To z mojej strony zwykłe przypuszczenie, a nie ostateczna odpowiedź. Prawdziwa odpowiedź musiałaby pochodzić albo od projektanta, albo od kogoś z nimi powiązanego. Skontaktowałem się z ludźmi wokół projektanta i zaprosiłem ich do skomentowania / udzielenia odpowiedzi, ale wydaje się, że nadal „oczekuje”…
W odpowiedzi, a raczej - w odniesieniu do poniższych komentarzy tjb1 i Toma , czytałem ten temat i znalazłem kilka interesujących artykułów.

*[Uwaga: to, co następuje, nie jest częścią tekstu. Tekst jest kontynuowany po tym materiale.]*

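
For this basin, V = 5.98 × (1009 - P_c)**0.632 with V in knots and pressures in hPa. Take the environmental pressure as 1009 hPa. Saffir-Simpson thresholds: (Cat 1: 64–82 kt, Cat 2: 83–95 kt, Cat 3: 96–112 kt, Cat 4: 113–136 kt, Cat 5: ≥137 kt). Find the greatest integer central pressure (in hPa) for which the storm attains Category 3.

928 hPa

Category 3 begins at V = 96 kt.
Required ΔP = (96/5.98)^(1/0.632) = 16.054^1.582 ≈ 80.83 hPa.
P_c ≤ 1009 − 80.83 = 928.17, so the highest integer P_c is 928 hPa.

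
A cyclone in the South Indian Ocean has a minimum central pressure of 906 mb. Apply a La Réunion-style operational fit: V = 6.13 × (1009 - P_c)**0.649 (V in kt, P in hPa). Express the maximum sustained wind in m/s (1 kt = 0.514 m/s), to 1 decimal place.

ΔP = 1009 − 906 = 103 mb.
V ≈ 6.13 × 103^0.649 = 6.13 × 20.246 ≈ 124.106 kt.
124.106 × 0.514 ≈ 63.79 m/s → 63.8 m/s.

63.8 m/s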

Fragment poniżej z „ Eksploracji tematu ” potwierdza argument Toma o ograniczeniu prętów na obu końcach jako złą praktykę i wyjaśnia, dlaczego tak jest. Choć przyznając, że luźny lub swobodny koniec jest wciąż problemem, który należy rozwiązać, artykuł stwierdza również, że ograniczenie końca nie jest tak naprawdę rozwiązaniem, ponieważ może powodować więcej problemów w innym miejscu (dodałem odważne podkreślenie do odpowiedni tekst):
Wobble jest dość prosty. Ponieważ śruba pociągowa jest sztywno przymocowana do silnika, musi być idealnie prosta i kwadratowa względem osi, którą próbuje się poruszyć. Jeśli tak nie jest, gdy silnik się obraca, to przesunięcie zostanie przekształcone w ruch eliptyczny zamiast obracać się w idealnym kole. W dużym świecie CNC, ponieważ oś jest zwykle przykręcona do ogromnego / ciężkiego stołu, który nie poddaje się temu ruchowi, powoduje to zerwanie silnika lub sprzęgła silnika (najsłabszy punkt połączenia). Właśnie to łączniki elastyczne są zaprojektowane do naprawy - jeśli nie możesz zagwarantować idealnie kwadratowego dopasowania między silnikiem a osią, używasz łącznika z giętkością, aby każdy ruch mógł zostać wchłonięty w zginanie złącza i ruch śruby / pręta prowadzącego w miłym kręgu, bez niszczenia silnika i mocowań. Jednak w Solidoodle, ponieważ górny koniec osi Z jest „nieobsługiwany”, a jego jedynym połączeniem z czymkolwiek jest stół za pomocą małego małego orzecha, który można powiedzieć „swobodnie” na wietrze. Nawet niewielkie przesunięcie 0,1 mm od środka może spowodować znacznie większe „poruszenie” u góry śruby, wyraźnie widoczne dla oka. Wrzuć nawet w pręt o zakręcie 0,05 mm, a on zostanie dodatkowo wzmocniony.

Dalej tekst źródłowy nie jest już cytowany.